Ritchie had a point — while the song’s lyrics are unforgettable, its structure isn’t exactly complex. Luckily for us, Gano stood firm. “I said, ‘Man, no, we’re still going to play that song. And I still don’t think it’s boring.”

“Jesus Walking on the Water,” The Blind Leading the Blind, 1986

It was a bit of a whiplash moment, after soaking in the rough, angst-meets-menace mix of the Femmes’ first album, to see Gano flash his religious side on the band’s second and third discs. But Gano is deeply spiritual; he’s the son of a minister who reads scripture daily.

“The song’s kind of evangelistic, and I’ve always kind of liked that about it,” he says. “But I also like the idea that it’s open to questioning.” One of the lines from the chorus is “What if it was true?”

Ironically, Gano says that line irritated some of the band’s Christian fans, who labeled the song anti-belief.

“Country Death Song,” Hallowed Ground, 1984

It’s still one of the creepiest songs the Violent Femmes ever recorded — the tale of an overwhelmed rural father who pushes his youngest daughter into a bottomless well. Gano blames his own minister father, who used to play old country songs for his kids.
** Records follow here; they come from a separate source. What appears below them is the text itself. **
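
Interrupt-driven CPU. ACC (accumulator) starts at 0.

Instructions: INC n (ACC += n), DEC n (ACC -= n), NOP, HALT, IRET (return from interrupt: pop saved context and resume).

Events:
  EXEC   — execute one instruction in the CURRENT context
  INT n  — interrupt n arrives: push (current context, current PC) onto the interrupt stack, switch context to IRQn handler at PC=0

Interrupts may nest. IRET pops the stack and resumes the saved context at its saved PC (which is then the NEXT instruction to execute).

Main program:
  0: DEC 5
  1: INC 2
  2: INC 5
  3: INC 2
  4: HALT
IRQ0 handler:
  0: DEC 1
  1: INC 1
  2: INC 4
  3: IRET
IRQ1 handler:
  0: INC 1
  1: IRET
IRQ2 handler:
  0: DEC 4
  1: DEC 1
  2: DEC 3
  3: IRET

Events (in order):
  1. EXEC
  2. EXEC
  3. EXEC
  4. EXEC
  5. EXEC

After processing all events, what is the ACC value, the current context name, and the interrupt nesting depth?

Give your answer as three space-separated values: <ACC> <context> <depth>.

Answer: 4 MAIN 0

Derivation:
Event 1 (EXEC): [MAIN] PC=0: DEC 5 -> ACC=-5
Event 2 (EXEC): [MAIN] PC=1: INC 2 -> ACC=-3
Event 3 (EXEC): [MAIN] PC=2: INC 5 -> ACC=2
Event 4 (EXEC): [MAIN] PC=3: INC 2 -> ACC=4
Event 5 (EXEC): [MAIN] PC=4: HALT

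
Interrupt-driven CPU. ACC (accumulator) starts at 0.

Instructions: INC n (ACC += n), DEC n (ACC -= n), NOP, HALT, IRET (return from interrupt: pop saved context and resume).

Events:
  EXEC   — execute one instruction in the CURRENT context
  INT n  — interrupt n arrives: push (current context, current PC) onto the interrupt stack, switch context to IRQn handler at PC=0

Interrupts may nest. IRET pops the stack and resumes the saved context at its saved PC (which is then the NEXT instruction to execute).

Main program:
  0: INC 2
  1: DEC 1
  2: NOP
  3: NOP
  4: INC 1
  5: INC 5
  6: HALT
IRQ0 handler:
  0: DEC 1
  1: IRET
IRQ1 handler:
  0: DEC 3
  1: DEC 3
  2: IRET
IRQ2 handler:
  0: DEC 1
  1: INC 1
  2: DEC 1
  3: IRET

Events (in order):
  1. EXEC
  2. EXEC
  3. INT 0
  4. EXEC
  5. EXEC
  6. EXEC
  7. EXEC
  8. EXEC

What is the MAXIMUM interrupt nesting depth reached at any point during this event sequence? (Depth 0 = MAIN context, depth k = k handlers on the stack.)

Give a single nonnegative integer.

Event 1 (EXEC): [MAIN] PC=0: INC 2 -> ACC=2 [depth=0]
Event 2 (EXEC): [MAIN] PC=1: DEC 1 -> ACC=1 [depth=0]
Event 3 (INT 0): INT 0 arrives: push (MAIN, PC=2), enter IRQ0 at PC=0 (depth now 1) [depth=1]
Event 4 (EXEC): [IRQ0] PC=0: DEC 1 -> ACC=0 [depth=1]
Event 5 (EXEC): [IRQ0] PC=1: IRET -> resume MAIN at PC=2 (depth now 0) [depth=0]
Event 6 (EXEC): [MAIN] PC=2: NOP [depth=0]
Event 7 (EXEC): [MAIN] PC=3: NOP [depth=0]
Event 8 (EXEC): [MAIN] PC=4: INC 1 -> ACC=1 [depth=0]
Max depth observed: 1

Answer: 1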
“What’s prevalent in these songs is the worst, most terrible things happening,” says Gano. “I wanted to write a song like that.”

Mission accomplished. Still, not everyone’s a fan of the shocking subject matter. Gano’s sister, who has two kids of her own, refused to let him play it in her house.

Gano’s amused by the reaction — particularly because for more than two decades, his bandmates balked at recording “Big Car,” a song that ends in its own shocking oh-no-he-didn’t plot twist. It finally made it onto last year’s album We Can Do Anything.

‘I’m like, really, this is where you draw the line?” says Gano incredulously. “It finally made it past the censors.”